Israel’s apparent disdain for the United Nations continues.  Despite the gravity of the incident where 4 UNIFIL observers died due to a precision-guided missile from Israeli forces, the U.N.’s initial request for a joint investigation into this  tragedy has been completely rejected by both the U.S. & Israel.

Dan Gillermanalso said Israel would not allow the United Nations to join in an investigation of an Israeli air strike that demolished a post belonging to the current UN peacekeeping mission in Lebanon. Four UN observers were killed in the Tuesday strike.
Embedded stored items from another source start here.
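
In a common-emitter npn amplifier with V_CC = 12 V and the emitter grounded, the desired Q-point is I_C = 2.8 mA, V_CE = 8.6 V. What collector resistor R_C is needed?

Collector loop: V_CC = I_C·R_C + V_CE.
R_C = (V_CC − V_CE)/I_C = (12 − 8.6)/2.8 = 1.21 kΩ.

R_C ≈ 1.2 kΩ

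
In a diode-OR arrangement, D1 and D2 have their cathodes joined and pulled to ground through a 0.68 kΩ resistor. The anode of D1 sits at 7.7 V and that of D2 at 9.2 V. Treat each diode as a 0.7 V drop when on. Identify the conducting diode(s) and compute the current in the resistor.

Assume both conduct. Then node N would need to be at both 7.7−0.7 = 7 V and 9.2−0.7 = 8.5 V, which is impossible.
Assume only D2 conducts: V_N = 9.2 − 0.7 = 8.5 V, so I_R = 8.5/0.68 = 12.5 mA.
Check D1: its anode-to-cathode voltage is 7.7 − 8.5 = -0.8 V < 0.7 V, so it is off. The assumption is consistent.

Only D2 conducts; I_R ≈ 12 mA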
“Israel has never agreed to a joint investigation, and I don’t think that if anything happened in this country, or in Britain or in Italy or in France, the government of that country would agree to a joint investigation,” Gillerman said.

Well, it so happens the Ambassador has conveniently forgotten that the Palestinian government agreed to a joint investigation after a bombing of American diplomats in 2003…

Back when Yassar Arafat was leading Palestine and Colin Powell was the Secretary of State, a roadside bomb was detonated in Beit Hanoun in Gaza.  The explosion killed 3 American security personnel and injured one. As the BBC reported:

US ambassador to Israel Dan Kurtzer said the convoy had been on their way to interview people for a scholarship in the United States when they were attacked.

The US State department has urged all American citizens in the Gaza Strip to leave the area – and those in the West Bank to be cautious.

The victims were described by the ambassador as contract security staff. Two of the men died outright, the third afterwards and the fourth was in a stable condition.

Yassar Arafat immediately condemned the attack and offered sympathies to George W. Bush:

Meantime, the Palestinian President Yasser Arafat condemned the attack and offered his condolences to President George W. Bush. He said in a statement that he ”strongly condemns and denounces targeting the American observers who are carrying out their mission for security and peace.”

He then did — without pressure — what Israeli Prime Minister Omert refused to do with the United Nations.

The statement added that Arafat gave instructions to form a joint investigation committee with the American side and the Quartet to uncover this crime. The statement said that the Palestinian President ”offered his heart- felt condolences to President George Bush and families of the victims.”

Now, granted, these are highly different circumstances and it was not the Palestinian government that was accused of attacking the Americans, but read what President Bush had to say after this strong rebuke and effort at a joint co-operation by Arafat:

In a written statement issued from Air Force One as he flew to California, President Bush blamed the failure of the Palestinian leadership to create a security system that could fight terror and specifically named Palestinian President Yasser Arafat as the one resisting such needed reforms.

”The failure to create effective Palestinian security forces dedicated to fighting terror continues to cost lives. The failure to undertake these reforms and dismantle the terrorist organizations constitutes the greatest obstacle to achieving the Palestinian people’s dream of statehood,” Bush added.

Wow!  Such “diplomatic” appreciation for something the Israeli government says is a rarity — that is, joint investigations into international killing incidents.

And what kind of “diplomatic” language does the Israeli Ambassador to the U.N. use to describe the name “UNIFIL” after this tragedy?

“Interim in UN jargon is 28 years,” he said.

Here he is mocking an internationally respected group after 4 members die from an attack by his own military.

That’s a whole new kind of Chutzpah!